A conclusão surgiu na conferência “In bed with AI: How tech is changing how we do it” [‘Na cama com a inteligência artificial: Como a tecnologia está a mudar a forma como o fazemos’, na tradução em português], na cimeira tecnológica Web Summit, em Lisboa, que refletiu sobre os novos paradigmas das relações amorosas e sexuais e como a conectividade sem limites pode ser também uma via para o isolamento.

“As pessoas sentem que a indústria do ‘online dating’ [encontros através da Internet] se moveu para uma área demasiado casual.
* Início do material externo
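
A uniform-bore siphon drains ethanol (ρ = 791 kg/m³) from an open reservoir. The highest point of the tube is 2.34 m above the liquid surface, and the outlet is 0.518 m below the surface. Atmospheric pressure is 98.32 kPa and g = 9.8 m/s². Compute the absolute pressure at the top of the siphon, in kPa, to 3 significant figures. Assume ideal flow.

P_top ≈ 76.2 kPa

Bernoulli surface→outlet gives ½v² = g·h_out, so v = √(2·9.8·0.518) = 3.19 m/s.
With constant cross-section the crest speed equals v; applying Bernoulli from the surface up to the crest, P_top = P_atm − ½ρv² − ρg·h_top.
P_top = 98320 − ½·791·3.19² − 791·9.8·2.34 = 76200 Pa.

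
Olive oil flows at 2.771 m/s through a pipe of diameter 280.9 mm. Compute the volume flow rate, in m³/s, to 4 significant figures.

0.1717 m³/s

Q = A·v = 0.06197 m² × 2.771 m/s = 0.1717 m³/s.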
Há seis ou sete anos, o segmento dos jovens adultos não estava neste mercado e o Tinder [aplicação para encontros românticos] veio mudar isso”, disse Grant Langston, diretor executivo da eharmony, uma empresa que procura fomentar relações amorosas com base na compatibilidade entre os utilizadores.

Novos fenómenos como o ‘ghosting’

Como consequência dessa evolução no mercado, os ‘millennials’ – a geração abaixo dos 30 anos que já cresceu com a influência da sociedade digital – transformou a realidade dos relacionamentos, dando origem a novos fenómenos, como o ‘ghosting’: a ausência de qualquer resposta ou explicação por perda de interesse no outro após um primeiro contacto.
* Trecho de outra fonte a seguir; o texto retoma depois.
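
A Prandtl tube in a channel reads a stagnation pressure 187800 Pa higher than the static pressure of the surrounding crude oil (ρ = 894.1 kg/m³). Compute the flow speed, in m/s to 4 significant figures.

v ≈ 20.50 m/s

At the stagnation point the flow is brought to rest, so Bernoulli gives P_stag − P_static = ½ρv².
v = √(2ΔP/ρ) = √(2·187800/894.1) = 20.50 m/s.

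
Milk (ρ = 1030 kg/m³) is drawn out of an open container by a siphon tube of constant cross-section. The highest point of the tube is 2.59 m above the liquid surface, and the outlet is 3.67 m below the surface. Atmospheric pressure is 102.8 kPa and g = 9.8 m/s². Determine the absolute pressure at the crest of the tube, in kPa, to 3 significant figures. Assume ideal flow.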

“A nossa capacidade de criar empatia entre os ‘millennials’ desceu 60 por cento na última década”, afiançou Polly Rodriguez, diretora executiva da companhia Unbound Babes, que, porém, recusou apontar já a inteligência artificial (IA) como a resposta de futuro para a sexualidade: “A IA pode ajudar a ver a sexualidade de forma diferente, mas os robôs sexuais não vão chegar nos tempos mais próximos”.

Numa sala lotada e ainda com dezenas de pessoas de pé para escutar considerações sobre o presente e futuro das relações amorosas, Stephanie Alys, cofundadora da empresa MysteryVibe, argumentou que a tecnologia, apesar de “ser uma ferramenta fantástica”, devia “trabalhar em ‘background’” como um apoio para as pessoas.

Por outro lado, o painel de oradores subscreveu uma visão de futuro da tecnologia nesta área mais vocacionada para uma crescente partilha de informação e para uma tendência de leitura das preferências dos utilizadores.

“Ao contrário de outras indústrias, se eu e a minha empresa formos bem-sucedidos, o cliente vai-se embora e não volta. No entanto, há empresas que transformam esta área num ‘jogo’, em que se mantém a pessoa ligada em permanência sem realmente chegar a algum lado. Queremos ajudar as pessoas a, efetivamente, se encontrarem”, concluiu Grant Langston.